KUNINGAN (MASS) – Pengenaan pajak untuk kegiatan membangun rumah sendiri, yang dikenal dengan Pajak Pertambahan Nilai Kegiatan Membangun Sendiri (PPN KMS), telah menjadi perbincangan hangat.
Rencana kenaikan tarif PPN KMS dari 2,2% menjadi 2,4% pada tahun 2025, sejalan dengan peningkatan tarif PPN umum dari 11% menjadi 12%, menimbulkan kritik dari berbagai kalangan.
Kebijakan ini dianggap tidak sejalan dengan prinsip keadilan, terutama ketika membahas bagaimana pajak tersebut akan berdampak pada masyarakat kelas menengah dan bawah. Dalam perspektif kebijakan publik, kebijakan ini haruslah dievaluasi secara mendalam untuk memastikan penerapannya benar-benar adil dan efektif.
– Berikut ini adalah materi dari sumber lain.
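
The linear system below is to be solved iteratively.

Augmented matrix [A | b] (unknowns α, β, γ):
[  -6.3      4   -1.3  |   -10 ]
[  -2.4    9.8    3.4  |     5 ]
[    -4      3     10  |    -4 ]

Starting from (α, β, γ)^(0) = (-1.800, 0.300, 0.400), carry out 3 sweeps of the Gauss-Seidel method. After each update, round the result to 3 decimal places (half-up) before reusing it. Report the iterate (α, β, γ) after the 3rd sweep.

Iteration 1:
  α = (-10 - (4)·0.300 - (-1.3)·0.400) / (-6.3) = 1.695
  β = (5 - (-2.4)·1.695 - (3.4)·0.400) / (9.8) = 0.787
  γ = (-4 - (-4)·1.695 - (3)·0.787) / (10) = 0.042
Iteration 2:
  α = (-10 - (4)·0.787 - (-1.3)·0.042) / (-6.3) = 2.078
  β = (5 - (-2.4)·2.078 - (3.4)·0.042) / (9.8) = 1.005
  γ = (-4 - (-4)·2.078 - (3)·1.005) / (10) = 0.130
Iteration 3:
  α = (-10 - (4)·1.005 - (-1.3)·0.130) / (-6.3) = 2.199
  β = (5 - (-2.4)·2.199 - (3.4)·0.130) / (9.8) = 1.004
  γ = (-4 - (-4)·2.199 - (3)·1.004) / (10) = 0.178

(2.199, 1.004, 0.178)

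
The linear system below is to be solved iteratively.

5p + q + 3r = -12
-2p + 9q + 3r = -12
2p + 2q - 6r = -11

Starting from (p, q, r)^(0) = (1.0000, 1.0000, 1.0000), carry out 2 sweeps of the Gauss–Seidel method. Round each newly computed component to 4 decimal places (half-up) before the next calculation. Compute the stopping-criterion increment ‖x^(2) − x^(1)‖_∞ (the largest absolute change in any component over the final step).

1.2911

Iteration 1:
  p = (-12 - (1)·1.0000 - (3)·1.0000) / (5) = -3.2000
  q = (-12 - (-2)·-3.2000 - (3)·1.0000) / (9) = -2.3778
  r = (-11 - (2)·-3.2000 - (2)·-2.3778) / (-6) = -0.0259
Iteration 2:
  p = (-12 - (1)·-2.3778 - (3)·-0.0259) / (5) = -1.9089
  q = (-12 - (-2)·-1.9089 - (3)·-0.0259) / (9) = -1.7489
  r = (-11 - (2)·-1.9089 - (2)·-1.7489) / (-6) = 0.6141
Change: (1.2911, 0.6289, 0.6400) → max |·| = 1.2911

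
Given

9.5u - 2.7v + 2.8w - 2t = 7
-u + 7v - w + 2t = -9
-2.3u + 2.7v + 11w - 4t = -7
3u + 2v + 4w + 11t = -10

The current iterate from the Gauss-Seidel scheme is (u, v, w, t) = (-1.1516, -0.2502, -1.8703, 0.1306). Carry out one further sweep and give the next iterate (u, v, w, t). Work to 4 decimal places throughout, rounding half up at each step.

One sweep:
  u = (7 - (-2.7)·-0.2502 - (2.8)·-1.8703 - (-2)·0.1306) / (9.5) = 1.2445
  v = (-9 - (-1)·1.2445 - (-1)·-1.8703 - (2)·0.1306) / (7) = -1.4124
  w = (-7 - (-2.3)·1.2445 - (2.7)·-1.4124 - (-4)·0.1306) / (11) = 0.0180
  t = (-10 - (3)·1.2445 - (2)·-1.4124 - (4)·0.0180) / (11) = -0.9982

(1.2445, -1.4124, 0.0180, -0.9982)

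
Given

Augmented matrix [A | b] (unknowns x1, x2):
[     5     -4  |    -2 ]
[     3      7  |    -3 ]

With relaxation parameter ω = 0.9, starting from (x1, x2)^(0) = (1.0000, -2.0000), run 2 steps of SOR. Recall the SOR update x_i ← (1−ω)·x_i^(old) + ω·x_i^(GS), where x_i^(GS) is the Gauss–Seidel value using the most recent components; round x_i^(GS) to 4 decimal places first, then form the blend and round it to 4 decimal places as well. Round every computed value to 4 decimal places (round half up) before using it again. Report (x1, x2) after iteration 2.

(-0.4796, -0.1937)

Iteration 1:
  x1: GS value = (-2 - (-4)·-2.0000) / (5) = -2.0000;  x1 ← (1−ω)·1.0000 + ω·-2.0000 = -1.7000
  x2: GS value = (-3 - (3)·-1.7000) / (7) = 0.3000;  x2 ← (1−ω)·-2.0000 + ω·0.3000 = 0.0700
Iteration 2:
  x1: GS value = (-2 - (-4)·0.0700) / (5) = -0.3440;  x1 ← (1−ω)·-1.7000 + ω·-0.3440 = -0.4796
  x2: GS value = (-3 - (3)·-0.4796) / (7) = -0.2230;  x2 ← (1−ω)·0.0700 + ω·-0.2230 = -0.1937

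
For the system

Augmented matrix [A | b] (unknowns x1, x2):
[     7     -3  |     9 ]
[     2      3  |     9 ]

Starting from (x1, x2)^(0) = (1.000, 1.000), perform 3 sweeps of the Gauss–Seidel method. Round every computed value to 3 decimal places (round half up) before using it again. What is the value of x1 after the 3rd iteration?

1.977

Iteration 1:
  x1 = (9 - (-3)·1.000) / (7) = 1.714
  x2 = (9 - (2)·1.714) / (3) = 1.857
Iteration 2:
  x1 = (9 - (-3)·1.857) / (7) = 2.082
  x2 = (9 - (2)·2.082) / (3) = 1.612
Iteration 3:
  x1 = (9 - (-3)·1.612) / (7) = 1.977
  x2 = (9 - (2)·1.977) / (3) = 1.682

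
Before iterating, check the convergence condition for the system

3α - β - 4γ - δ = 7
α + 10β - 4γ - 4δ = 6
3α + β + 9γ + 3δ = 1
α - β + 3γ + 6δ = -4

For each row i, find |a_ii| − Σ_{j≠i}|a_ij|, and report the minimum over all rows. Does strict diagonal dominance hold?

row 1: |3| − (1+4+1) = -3
row 2: |10| − (1+4+4) = 1
row 3: |9| − (3+1+3) = 2
row 4: |6| − (1+1+3) = 1
minimum over rows = -3 → not strictly diagonally dominant

-3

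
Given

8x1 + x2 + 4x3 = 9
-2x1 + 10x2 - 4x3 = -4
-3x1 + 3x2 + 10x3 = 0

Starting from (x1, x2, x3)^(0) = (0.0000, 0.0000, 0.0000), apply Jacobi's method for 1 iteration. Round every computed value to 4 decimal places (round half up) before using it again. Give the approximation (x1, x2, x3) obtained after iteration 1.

(1.1250, -0.4000, 0.0000)

Iteration 1:
  x1 = (9 - (1)·0.0000 - (4)·0.0000) / (8) = 1.1250
  x2 = (-4 - (-2)·0.0000 - (-4)·0.0000) / (10) = -0.4000
  x3 = (0 - (-3)·0.0000 - (3)·0.0000) / (10) = 0.0000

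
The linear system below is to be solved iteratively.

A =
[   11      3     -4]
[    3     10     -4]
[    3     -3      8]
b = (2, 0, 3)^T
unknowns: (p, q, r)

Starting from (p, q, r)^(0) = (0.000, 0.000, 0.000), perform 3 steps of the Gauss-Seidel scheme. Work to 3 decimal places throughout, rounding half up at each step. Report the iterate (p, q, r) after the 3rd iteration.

Iteration 1:
  p = (2 - (3)·0.000 - (-4)·0.000) / (11) = 0.182
  q = (0 - (3)·0.182 - (-4)·0.000) / (10) = -0.055
  r = (3 - (3)·0.182 - (-3)·-0.055) / (8) = 0.286
Iteration 2:
  p = (2 - (3)·-0.055 - (-4)·0.286) / (11) = 0.301
  q = (0 - (3)·0.301 - (-4)·0.286) / (10) = 0.024
  r = (3 - (3)·0.301 - (-3)·0.024) / (8) = 0.271
Iteration 3:
  p = (2 - (3)·0.024 - (-4)·0.271) / (11) = 0.274
  q = (0 - (3)·0.274 - (-4)·0.271) / (10) = 0.026
  r = (3 - (3)·0.274 - (-3)·0.026) / (8) = 0.282

(0.274, 0.026, 0.282)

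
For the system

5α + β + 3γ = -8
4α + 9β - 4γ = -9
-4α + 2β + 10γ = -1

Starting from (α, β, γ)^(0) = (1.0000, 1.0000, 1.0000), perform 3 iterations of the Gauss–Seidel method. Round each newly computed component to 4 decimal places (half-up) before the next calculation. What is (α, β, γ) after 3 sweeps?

(-1.2132, -0.5888, -0.4675)

Iteration 1:
  α = (-8 - (1)·1.0000 - (3)·1.0000) / (5) = -2.4000
  β = (-9 - (4)·-2.4000 - (-4)·1.0000) / (9) = 0.5111
  γ = (-1 - (-4)·-2.4000 - (2)·0.5111) / (10) = -1.1622
Iteration 2:
  α = (-8 - (1)·0.5111 - (3)·-1.1622) / (5) = -1.0049
  β = (-9 - (4)·-1.0049 - (-4)·-1.1622) / (9) = -1.0699
  γ = (-1 - (-4)·-1.0049 - (2)·-1.0699) / (10) = -0.2880
Iteration 3:
  α = (-8 - (1)·-1.0699 - (3)·-0.2880) / (5) = -1.2132
  β = (-9 - (4)·-1.2132 - (-4)·-0.2880) / (9) = -0.5888
  γ = (-1 - (-4)·-1.2132 - (2)·-0.5888) / (10) = -0.4675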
Menyasar Masyarakat Kaya Secara Efektif
Salah satu alasan pemerintah memberlakukan PPN KMS adalah untuk menciptakan keadilan antara masyarakat yang membangun rumah dengan bantuan kontraktor dan mereka yang membangun rumah sendiri. Namun, kebijakan ini justru berpotensi membebani kelompok masyarakat yang bukan menjadi target utamanya. Kriteria yang digunakan untuk mengenakan pajak, seperti luas bangunan minimal 200 meter persegi, mungkin dianggap sebagai indikator kemewahan. Namun, dalam praktiknya, tidak semua rumah dengan luas tersebut dibangun oleh orang kaya.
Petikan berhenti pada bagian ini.